Certainly an appropriate statement from a spoiled brat Jewish kid from Livingston NJ. Ayers was worse, with his daddy's money supporting him while he played at being a revolutionary. Both live on today as examples of American toleration of dissent, something that neither of them would ever permit were they ever given the power to prevent it A couple of Castro & Kim Jung-Il wannabes who live on beyond their just deserts.

In April, '69, I got a letter from the State Dept. inviting me to join the Foreign Service and I left Ann Arbor for good. Strangely, I found myself on a plane to Azerbaijan while working for Amoco Corporation in the mid-nineties seated next to Sam Brown, whom I had worked with in the '68 McCarthy campaign & who was Clinton's "Ambassador-at-Large" to Eastern Europe on Human Rights affairs. We spent three days together as he monitored an election in Azerbaijan & I explained the oil industry to him---he didn't seem interested in the details. Daniel Flynn defines Brown's mindset very well:
That the events in Chicago might have catalyzed the nation’s rightward turn never seems to occur to such nostalgists. Instead, they blindly celebrate an event that helped cause the political developments they lament. Apart from the immediate effect—Democratic voters’ withholding votes from a party that seemed unable to govern its own convention, let alone the nation—the events of 40 years ago led to a long-term transformation of the Democratic Party. Democratic delegate Ben Wattenberg observed of the party’s 1972 convention: “There won’t be any riots in Miami because the people who rioted in Chicago are on the platform committee.” Consider the treatment of Mayor Daley, who had opened the 1968 Democratic Convention, at the 1972 gathering. The party’s credentials committee, steeped in George McGovern–inspired reformist impulses, refused to seat Daley’s slate of delegates elected by Cook County voters. Instead, the committee replaced the slate with an unelected one led by Jesse Jackson that more closely resembled the diversity that the party’s new quota system demanded.

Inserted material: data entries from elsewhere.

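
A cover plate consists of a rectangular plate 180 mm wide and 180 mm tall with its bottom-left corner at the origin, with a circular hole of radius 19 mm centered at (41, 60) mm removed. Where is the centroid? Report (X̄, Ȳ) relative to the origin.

X̄ = 91.78 mm, Ȳ = 91.09 mm

Part | A | x̄ᵢ | ȳᵢ | A·x̄ᵢ | A·ȳᵢ
plate | 32400.00 | 90.00 | 90.00 | 2916000.00 | 2916000.00
hole | -1134.11 | 41.00 | 60.00 | -46498.71 | -68046.90
Σ | 31265.89 |  |  | 2869501.29 | 2847953.10
X̄ = 2869501.29 / 31265.89 = 91.78 mm
Ȳ = 2847953.10 / 31265.89 = 91.09 mm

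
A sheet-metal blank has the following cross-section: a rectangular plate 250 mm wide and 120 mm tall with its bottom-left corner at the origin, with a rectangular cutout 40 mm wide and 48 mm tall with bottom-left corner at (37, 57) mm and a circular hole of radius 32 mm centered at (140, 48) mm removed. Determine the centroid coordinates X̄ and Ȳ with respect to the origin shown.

plate: A = 250 × 120 = 30000.00, centroid at (125.00, 60.00).
hole 1: A = −(40 × 48) = -1920.00, centroid at (57.00, 81.00).
hole 2: A = −π·32² = -3216.99, centroid at (140.00, 48.00).
ΣA = 24863.01 mm²
ΣAX̄ = (30000.00)(125.00) + (-1920.00)(57.00) + (-3216.99)(140.00) = 3190181.28 mm³
ΣAȲ = (30000.00)(60.00) + (-1920.00)(81.00) + (-3216.99)(48.00) = 1490064.44 mm³
X̄ = 3190181.28 / 24863.01 = 128.31 mm
Ȳ = 1490064.44 / 24863.01 = 59.93 mm

X̄ = 128.31 mm, Ȳ = 59.93 mm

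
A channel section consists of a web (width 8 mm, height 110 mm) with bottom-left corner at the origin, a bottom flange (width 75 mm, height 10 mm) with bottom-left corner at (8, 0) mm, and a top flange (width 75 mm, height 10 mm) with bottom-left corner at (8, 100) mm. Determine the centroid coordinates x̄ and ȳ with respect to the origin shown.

x̄ = 30.16 mm, ȳ = 55.00 mm

Part | A | x̄ᵢ | ȳᵢ | A·x̄ᵢ | A·ȳᵢ
web | 880.00 | 4.00 | 55.00 | 3520.00 | 48400.00
bottom flange | 750.00 | 45.50 | 5.00 | 34125.00 | 3750.00
top flange | 750.00 | 45.50 | 105.00 | 34125.00 | 78750.00
Σ | 2380.00 |  |  | 71770.00 | 130900.00
x̄ = 71770.00 / 2380.00 = 30.16 mm
ȳ = 130900.00 / 2380.00 = 55.00 mm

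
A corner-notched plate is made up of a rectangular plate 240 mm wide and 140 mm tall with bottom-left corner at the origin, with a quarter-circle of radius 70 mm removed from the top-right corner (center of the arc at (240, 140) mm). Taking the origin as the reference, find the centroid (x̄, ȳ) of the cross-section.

plate: A = 240 × 140 = 33600.00, centroid at (120.00, 70.00).
removed quarter-circle: A = −¼π·70² = -3848.45, centroid at (210.29, 110.29).
ΣA = 29751.55 mm²
ΣAx̄ = (33600.00)(120.00) + (-3848.45)(210.29) = 3222705.09 mm³
ΣAȳ = (33600.00)(70.00) + (-3848.45)(110.29) = 1927550.19 mm³
x̄ = 3222705.09 / 29751.55 = 108.32 mm
ȳ = 1927550.19 / 29751.55 = 64.79 mm

x̄ = 108.32 mm, ȳ = 64.79 mm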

This rule-or-ruin mentality ruined Hubert Humphrey’s chances of ruling, and it continues to this day. Instead of FDR’s party of the working man, the post-’68 Democrats have been easy to caricature as the Abortion Party, the Blame-America-First Party, and the Soft-on-Crime Party. In the ten presidential elections since the bloody ’68 convention riots, Democrats have won just three to the Republicans’ seven. This Republican dominance exactly mirrors Democratic successes in the 40 years prior to 1968.

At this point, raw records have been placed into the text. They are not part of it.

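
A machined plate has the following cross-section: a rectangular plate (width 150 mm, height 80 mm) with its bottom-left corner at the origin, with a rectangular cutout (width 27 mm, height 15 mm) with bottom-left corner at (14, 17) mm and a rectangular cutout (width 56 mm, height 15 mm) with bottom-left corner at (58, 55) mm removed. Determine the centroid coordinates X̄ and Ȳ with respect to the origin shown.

plate: A = 150 × 80 = 12000.00, centroid at (75.00, 40.00).
hole 1: A = −(27 × 15) = -405.00, centroid at (27.50, 24.50).
hole 2: A = −(56 × 15) = -840.00, centroid at (86.00, 62.50).
ΣA = 10755.00 mm²
ΣAX̄ = (12000.00)(75.00) + (-405.00)(27.50) + (-840.00)(86.00) = 816622.50 mm³
ΣAȲ = (12000.00)(40.00) + (-405.00)(24.50) + (-840.00)(62.50) = 417577.50 mm³
X̄ = 816622.50 / 10755.00 = 75.93 mm
Ȳ = 417577.50 / 10755.00 = 38.83 mm

X̄ = 75.93 mm, Ȳ = 38.83 mm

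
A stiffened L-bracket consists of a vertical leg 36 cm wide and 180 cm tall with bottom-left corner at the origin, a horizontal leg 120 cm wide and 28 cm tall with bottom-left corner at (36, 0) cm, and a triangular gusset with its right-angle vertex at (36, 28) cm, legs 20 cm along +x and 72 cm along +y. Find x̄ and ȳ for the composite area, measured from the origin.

x̄ = 44.50 cm, ȳ = 63.23 cm

Part | A | x̄ᵢ | ȳᵢ | A·x̄ᵢ | A·ȳᵢ
vertical leg | 6480.00 | 18.00 | 90.00 | 116640.00 | 583200.00
horizontal leg | 3360.00 | 96.00 | 14.00 | 322560.00 | 47040.00
gusset | 720.00 | 42.67 | 52.00 | 30720.00 | 37440.00
Σ | 10560.00 |  |  | 469920.00 | 667680.00
x̄ = 469920.00 / 10560.00 = 44.50 cm
ȳ = 667680.00 / 10560.00 = 63.23 cm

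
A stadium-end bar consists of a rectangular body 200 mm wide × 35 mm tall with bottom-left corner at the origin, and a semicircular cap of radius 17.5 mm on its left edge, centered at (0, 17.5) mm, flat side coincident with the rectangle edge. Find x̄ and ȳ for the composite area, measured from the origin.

Part | A | x̄ᵢ | ȳᵢ | A·x̄ᵢ | A·ȳᵢ
rectangular body | 7000.00 | 100.00 | 17.50 | 700000.00 | 122500.00
semicircular end | 481.06 | -7.43 | 17.50 | -3572.92 | 8418.49
Σ | 7481.06 |  |  | 696427.08 | 130918.49
x̄ = 696427.08 / 7481.06 = 93.09 mm
ȳ = 130918.49 / 7481.06 = 17.50 mm

x̄ = 93.09 mm, ȳ = 17.50 mm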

Perhaps the Republicans will cede the White House to the crazies who forty years ago were in their late teens or early twenties & have never grown up. More likely, once again the Hate-America wing of the Democrats might alienate the "silent majority" of Americans who realize the USA is, in Kobe Bryant's words, "the greatest country in the world."

1 comment :

GW said...

Fascinating story. As to the concluding sentence . . . amen.